When I get upset and worked up about something that made me mad, or someone who hurt me, or something I am stressed about, God gets upset! These things are not honorable, or pure, and certainly not lovely! And yet, how much of my time do I waste worrying about why someone did what they did, or said what they said? What could I possibly gain from focusing on the things that hurt me?
Please understand, I am not about to go off on some new-age tirade about how "we are what we think," or how "every person is the creation of himself, the image of his own thinking and believing." (Seriously, what does that even mean?) I am not writing a self-help post to teach you how to take control of your thoughts and focus on the "positive energy" in the universe. There are a lot of false teachers out there leading people astray from the truth, teaching that there is a secret to thoughts that will somehow "attract" money and good health to you like a magnet or that controlling your thoughts will bring some false "inner peace." These teachings are not truth and are not found in scripture.

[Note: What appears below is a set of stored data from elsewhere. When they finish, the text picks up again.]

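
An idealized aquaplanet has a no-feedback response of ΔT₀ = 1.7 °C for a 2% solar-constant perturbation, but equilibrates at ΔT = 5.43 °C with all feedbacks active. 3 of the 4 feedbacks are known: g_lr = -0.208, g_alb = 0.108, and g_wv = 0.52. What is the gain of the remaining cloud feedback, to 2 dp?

0.27

Amplification A = ΔT/ΔT₀ = 5.43/1.7 = 3.194.
Total gain g = 1 − 1/A = 1 − 1/3.194 = 0.6869.
Known gains sum to -0.208 + 0.108 + 0.52 = 0.42.
g_cld = 0.6869 − 0.42 = 0.27.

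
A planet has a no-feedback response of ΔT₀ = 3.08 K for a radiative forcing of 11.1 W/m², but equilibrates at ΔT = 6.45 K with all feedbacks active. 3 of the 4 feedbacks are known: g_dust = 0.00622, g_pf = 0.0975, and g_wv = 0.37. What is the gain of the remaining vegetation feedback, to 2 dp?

Amplification A = ΔT/ΔT₀ = 6.45/3.08 = 2.094.
Total gain g = 1 − 1/A = 1 − 1/2.094 = 0.5224.
Known gains sum to 0.00622 + 0.0975 + 0.37 = 0.47372.
g_veg = 0.5224 − 0.47372 = 0.05.

0.05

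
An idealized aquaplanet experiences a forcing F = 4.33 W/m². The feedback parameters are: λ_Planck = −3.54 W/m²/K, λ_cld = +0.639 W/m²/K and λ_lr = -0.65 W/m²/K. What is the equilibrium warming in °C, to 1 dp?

Net feedback parameter λ = (−3.54) + (+0.639) + (-0.65) = -3.551 W/m²/K.
ΔT = −F/λ = −4.33/(-3.551) = 1.2 °C.

1.2 °C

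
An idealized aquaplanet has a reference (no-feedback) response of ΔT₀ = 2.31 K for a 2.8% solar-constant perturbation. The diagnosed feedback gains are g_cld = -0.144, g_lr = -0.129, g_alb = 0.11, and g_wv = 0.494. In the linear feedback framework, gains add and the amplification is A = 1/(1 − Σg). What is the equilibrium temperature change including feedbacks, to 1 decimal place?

Total gain g = -0.144 − 0.129 + 0.11 + 0.494 = 0.331.
Amplification A = 1/(1 − 0.331) = 1.495.
ΔT = 2.31 × 1.495 = 3.5 K.

3.5 K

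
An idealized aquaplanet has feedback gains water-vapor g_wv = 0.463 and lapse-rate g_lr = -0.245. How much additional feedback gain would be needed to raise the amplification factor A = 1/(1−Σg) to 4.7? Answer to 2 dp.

Current total gain = 0.218.
Target gain for A = 4.7: g* = 1 − 1/4.7 = 0.7872.
Additional gain needed = 0.7872 − 0.218 = 0.57.

0.57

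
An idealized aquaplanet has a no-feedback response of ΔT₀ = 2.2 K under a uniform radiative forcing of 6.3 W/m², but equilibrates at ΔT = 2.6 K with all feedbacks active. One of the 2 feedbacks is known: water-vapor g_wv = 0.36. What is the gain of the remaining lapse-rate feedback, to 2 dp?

-0.21

Amplification A = ΔT/ΔT₀ = 2.6/2.2 = 1.182.
Total gain g = 1 − 1/A = 1 − 1/1.182 = 0.154.
The known gain is 0.36.
g_lr = 0.154 − 0.36 = -0.21.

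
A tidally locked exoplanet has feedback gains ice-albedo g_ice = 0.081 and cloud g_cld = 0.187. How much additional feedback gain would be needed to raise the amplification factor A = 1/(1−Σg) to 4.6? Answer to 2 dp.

Current total gain = 0.268.
Target gain for A = 4.6: g* = 1 − 1/4.6 = 0.7826.
Additional gain needed = 0.7826 − 0.268 = 0.51.

0.51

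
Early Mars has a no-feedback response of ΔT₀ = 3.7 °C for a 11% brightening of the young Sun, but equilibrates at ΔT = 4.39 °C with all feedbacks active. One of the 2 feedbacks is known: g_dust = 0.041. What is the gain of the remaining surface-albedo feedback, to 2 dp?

0.12

Amplification A = ΔT/ΔT₀ = 4.39/3.7 = 1.186.
Total gain g = 1 − 1/A = 1 − 1/1.186 = 0.1568.
The known gain is 0.041.
g_alb = 0.1568 − 0.041 = 0.12.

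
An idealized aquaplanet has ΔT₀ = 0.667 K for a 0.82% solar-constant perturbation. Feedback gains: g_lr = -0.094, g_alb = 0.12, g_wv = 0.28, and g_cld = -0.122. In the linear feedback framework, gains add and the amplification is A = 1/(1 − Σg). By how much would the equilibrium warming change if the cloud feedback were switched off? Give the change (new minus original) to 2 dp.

0.14 K

Original: g = 0.184, ΔT = 0.667/(1−0.184) = 0.8174 K.
Without cloud: g' = 0.306, ΔT' = 0.667/(1−0.306) = 0.9611 K.
Change = 0.9611 − 0.8174 = 0.14 K.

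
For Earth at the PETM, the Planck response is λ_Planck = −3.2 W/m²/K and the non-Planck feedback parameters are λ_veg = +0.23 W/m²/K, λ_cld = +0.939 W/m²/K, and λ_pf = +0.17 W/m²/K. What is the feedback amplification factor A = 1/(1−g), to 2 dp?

Convert to gains: g_veg = 0.23/3.2 = 0.07187; g_cld = 0.939/3.2 = 0.2934; g_pf = 0.17/3.2 = 0.05312.
Total gain g = 0.41839.
A = 1/(1 − 0.41839) = 1.72.

1.72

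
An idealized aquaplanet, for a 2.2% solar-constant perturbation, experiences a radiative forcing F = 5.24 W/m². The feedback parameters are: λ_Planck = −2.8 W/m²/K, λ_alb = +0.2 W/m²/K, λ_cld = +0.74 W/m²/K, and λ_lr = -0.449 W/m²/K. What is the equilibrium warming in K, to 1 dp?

2.3 K

Net feedback parameter λ = (−2.8) + (+0.2) + (+0.74) + (-0.449) = -2.309 W/m²/K.
ΔT = −F/λ = −5.24/(-2.309) = 2.3 K.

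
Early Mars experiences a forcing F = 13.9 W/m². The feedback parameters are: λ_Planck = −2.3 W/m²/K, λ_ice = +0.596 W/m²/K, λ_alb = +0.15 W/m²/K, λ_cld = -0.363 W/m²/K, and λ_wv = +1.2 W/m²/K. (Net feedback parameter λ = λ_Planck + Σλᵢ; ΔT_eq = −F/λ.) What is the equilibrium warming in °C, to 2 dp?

Net feedback parameter λ = (−2.3) + (+0.596) + (+0.15) + (-0.363) + (+1.2) = -0.717 W/m²/K.
ΔT = −F/λ = −13.9/(-0.717) = 19.39 °C.

19.39 °C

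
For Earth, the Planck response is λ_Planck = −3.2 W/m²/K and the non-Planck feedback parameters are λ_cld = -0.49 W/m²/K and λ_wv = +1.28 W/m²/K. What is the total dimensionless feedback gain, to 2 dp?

Convert to gains: g_cld = -0.49/3.2 = -0.1531; g_wv = 1.28/3.2 = 0.4.
Total gain g = 0.2469.

0.25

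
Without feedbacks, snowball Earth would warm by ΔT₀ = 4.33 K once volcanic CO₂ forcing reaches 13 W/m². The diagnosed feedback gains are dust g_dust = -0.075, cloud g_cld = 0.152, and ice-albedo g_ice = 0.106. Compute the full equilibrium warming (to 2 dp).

Total gain g = -0.075 + 0.152 + 0.106 = 0.183.
Amplification A = 1/(1 − 0.183) = 1.224.
ΔT = 4.33 × 1.224 = 5.30 K.

5.30 K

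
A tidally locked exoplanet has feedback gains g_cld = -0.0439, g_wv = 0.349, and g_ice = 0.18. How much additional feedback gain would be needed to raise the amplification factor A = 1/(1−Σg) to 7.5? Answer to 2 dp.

Current total gain = 0.4851.
Target gain for A = 7.5: g* = 1 − 1/7.5 = 0.8667.
Additional gain needed = 0.8667 − 0.4851 = 0.38.

0.38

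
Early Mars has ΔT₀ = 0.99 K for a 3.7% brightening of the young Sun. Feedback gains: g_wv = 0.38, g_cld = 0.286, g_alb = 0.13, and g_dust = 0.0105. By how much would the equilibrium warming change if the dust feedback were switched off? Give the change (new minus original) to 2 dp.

-0.26 K

Original: g = 0.8065, ΔT = 0.99/(1−0.8065) = 5.1163 K.
Without dust: g' = 0.796, ΔT' = 0.99/(1−0.796) = 4.8529 K.
Change = 4.8529 − 5.1163 = -0.26 K.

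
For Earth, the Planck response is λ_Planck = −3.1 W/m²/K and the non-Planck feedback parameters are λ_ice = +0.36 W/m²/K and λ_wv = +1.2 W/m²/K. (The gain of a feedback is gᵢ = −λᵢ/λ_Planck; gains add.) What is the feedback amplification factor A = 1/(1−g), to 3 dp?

2.013

Convert to gains: g_ice = 0.36/3.1 = 0.1161; g_wv = 1.2/3.1 = 0.3871.
Total gain g = 0.5032.
A = 1/(1 − 0.5032) = 2.013.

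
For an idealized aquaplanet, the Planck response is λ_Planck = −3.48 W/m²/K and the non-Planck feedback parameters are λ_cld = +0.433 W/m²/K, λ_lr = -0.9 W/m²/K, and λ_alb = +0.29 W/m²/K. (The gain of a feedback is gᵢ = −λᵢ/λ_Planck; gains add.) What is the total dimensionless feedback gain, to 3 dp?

-0.051

Convert to gains: g_cld = 0.433/3.48 = 0.1244; g_lr = -0.9/3.48 = -0.2586; g_alb = 0.29/3.48 = 0.08333.
Total gain g = -0.05087.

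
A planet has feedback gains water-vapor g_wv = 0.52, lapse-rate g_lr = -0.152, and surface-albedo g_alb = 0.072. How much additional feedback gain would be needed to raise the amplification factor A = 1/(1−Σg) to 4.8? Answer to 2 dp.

Current total gain = 0.44.
Target gain for A = 4.8: g* = 1 − 1/4.8 = 0.7917.
Additional gain needed = 0.7917 − 0.44 = 0.35.

0.35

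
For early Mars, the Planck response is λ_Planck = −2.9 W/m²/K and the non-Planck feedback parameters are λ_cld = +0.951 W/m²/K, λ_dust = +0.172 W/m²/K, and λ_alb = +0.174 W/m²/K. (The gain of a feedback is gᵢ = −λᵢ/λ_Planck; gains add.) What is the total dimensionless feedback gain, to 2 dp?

Convert to gains: g_cld = 0.951/2.9 = 0.3279; g_dust = 0.172/2.9 = 0.05931; g_alb = 0.174/2.9 = 0.06.
Total gain g = 0.44721.

0.45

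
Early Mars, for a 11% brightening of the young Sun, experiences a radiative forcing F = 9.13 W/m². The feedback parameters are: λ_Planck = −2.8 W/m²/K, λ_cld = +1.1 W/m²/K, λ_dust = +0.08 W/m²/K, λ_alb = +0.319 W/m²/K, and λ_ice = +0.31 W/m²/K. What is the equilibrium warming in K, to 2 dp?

9.21 K

Net feedback parameter λ = (−2.8) + (+1.1) + (+0.08) + (+0.319) + (+0.31) = -0.991 W/m²/K.
ΔT = −F/λ = −9.13/(-0.991) = 9.21 K.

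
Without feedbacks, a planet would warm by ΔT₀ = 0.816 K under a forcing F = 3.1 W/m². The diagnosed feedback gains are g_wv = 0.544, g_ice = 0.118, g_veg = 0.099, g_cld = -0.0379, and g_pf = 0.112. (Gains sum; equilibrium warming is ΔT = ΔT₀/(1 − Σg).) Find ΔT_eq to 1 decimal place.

4.9 K

Total gain g = 0.544 + 0.118 + 0.099 − 0.0379 + 0.112 = 0.8351.
Amplification A = 1/(1 − 0.8351) = 6.064.
ΔT = 0.816 × 6.064 = 4.9 K.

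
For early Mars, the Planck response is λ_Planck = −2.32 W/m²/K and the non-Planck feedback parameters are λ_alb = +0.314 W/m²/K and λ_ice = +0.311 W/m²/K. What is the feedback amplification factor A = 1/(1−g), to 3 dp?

1.369

Convert to gains: g_alb = 0.314/2.32 = 0.1353; g_ice = 0.311/2.32 = 0.1341.
Total gain g = 0.2694.
A = 1/(1 − 0.2694) = 1.369.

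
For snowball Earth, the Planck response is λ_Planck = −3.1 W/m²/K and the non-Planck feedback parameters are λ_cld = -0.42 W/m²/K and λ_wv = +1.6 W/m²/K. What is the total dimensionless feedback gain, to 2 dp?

Convert to gains: g_cld = -0.42/3.1 = -0.1355; g_wv = 1.6/3.1 = 0.5161.
Total gain g = 0.3806.

0.38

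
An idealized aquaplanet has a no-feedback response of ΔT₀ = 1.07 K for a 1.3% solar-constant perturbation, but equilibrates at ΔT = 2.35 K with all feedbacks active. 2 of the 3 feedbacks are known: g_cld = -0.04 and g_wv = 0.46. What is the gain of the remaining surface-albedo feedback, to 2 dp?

Amplification A = ΔT/ΔT₀ = 2.35/1.07 = 2.196.
Total gain g = 1 − 1/A = 1 − 1/2.196 = 0.5446.
Known gains sum to -0.04 + 0.46 = 0.42.
g_alb = 0.5446 − 0.42 = 0.12.

0.12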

BUT, scripture does say that we are to think about things that are true, honorable, just, pure, lovely, commendable, excellent, and worthy of praise. This is what God expects of us. He does not promise wealth, health, or even necessarily happiness, in exchange for thinking good thoughts. He simply says, "This is what your mind should focus on." This has been a hard lesson for me, because I have been truly convicted. I get so emotional, and so upset by something that was said, or someone who hurt me, and I think about it over and over. I think about why it happened, wallow in self-pity, and what I should do or say about it. Instead, I should focus on the things of God. I should think about the truth of scripture, or the many wonderful ways people have treated me, and taken care of me. I should think about all the reasons I have to praise God. And believe me, there are many! Many more than all the negative thoughts that fill my head, that's for sure!
So today, I am committing myself to surrender such thoughts to God the minute they pop into my head, and find something pure and lovely to focus on instead. This can truly be a challenge sometimes, but it is what God commands in His word, and therefore, what I will strive for.